Yellowish and sticky, or hard and coagulated sputum is heat-sputum produced by exogenous wind-heat, or by accumulation of endogenous heat which fumigates the lung. Whitish, thin or blackish sputum is cold-sputum due to consumption of yangqi by cold, failure of qi to transform fluid and accumulation of dampness. Thin and frothy sputum is wind-sputum due to pathogenic wind attacking the lung. Whitish, slippery and easily expectorated sputum is damp-sputum due to asthenia of the spleen and exuberance of dampness.
Scanty, sticky sputum difficult to expectorate, or with unproductive cough, is dry sputum due to pathogenic dryness attacking lung and consuming fluid in exogenous disease, in diseases due to internal. Impairment, sputum results from consumption of pulmonary yin and asthenia-fire scorching the lung. If sputum is mingled with fresh blood, it means that the pulmonary collaterals are impaired due to invasion of dry-heat into the lung as well as asthenia of yin and exuberance of fire. If sputum appears like purulent blood or chyle with foul smell, it is usually seen in pulmonary abscess due to accumulation of heat toxin in the lung and suppuration of the decayed resulting from blood stasis.
Inspection of spittle and saliva:
Spittle refers to thick secretion in the mouth, while saliva refers to the thin part of secretion in the mouth.
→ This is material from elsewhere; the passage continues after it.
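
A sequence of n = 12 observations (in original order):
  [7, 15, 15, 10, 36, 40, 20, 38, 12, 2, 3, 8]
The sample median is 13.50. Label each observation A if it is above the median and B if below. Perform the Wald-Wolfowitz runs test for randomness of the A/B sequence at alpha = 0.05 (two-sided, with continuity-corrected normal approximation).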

Spittle is related to the kidney and also to the spleen and stomach; while saliva is related to the spleen.
Reduced spittle and dry mouth and throat are usually caused by exhaustion of body fluid or failure of body fluid to flow upwards, often seen in consumption of body fluid in exogenous disease, or internal impairment and prolonged disease marked by asthenia of spleen qi, failure of qi to transform fluid or insufficiency of kidney yin. Frequent salivation from the corners of the mouth in infant is usually due to failure of the asthenic spleen to control fluid or due to attack of wind-heat. Distorted mouth with inability to close the mouth and spontaneous drooling in adult is usually seen in wind stroke. Frequent regurgitation of clear and thin fluid in the mouth is often caused by asthenic cold in the middle energizer; or insufficiency of kidney yang and disorder of qi transformation; or by internal exuberance of cold dampness and upward flow of pathogenic dampness.
Inspection of snivel:
Snivel refers to sticky fluid discharged from the nose. Snivel is related to the lung. Inspection of snivel is helpful for understanding the conditions of pulmonary qi and the nature of the pathogenic factors.
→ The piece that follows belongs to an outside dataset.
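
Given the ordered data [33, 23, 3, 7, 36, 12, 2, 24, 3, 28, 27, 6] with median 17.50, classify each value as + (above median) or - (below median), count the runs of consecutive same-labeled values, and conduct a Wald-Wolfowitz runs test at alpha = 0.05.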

Stuffy nose with clear snivel indicates exogenous wind-cold:
Turbid and yellowish snivel indicates exogenous wind-heat or wind-cold transforming into heat. Persistent discharge of turbid yellowish pus-like snivel with foul smell indicates nasosinusitis due to accumulation and retention of damp-heat. Snivel mingled with blood is usually caused by dry-heat impairing collaterals; frequent discharge of snivel with bloody streaks probably indicates malignant syndrome of nasal cavity and further examination is necessary.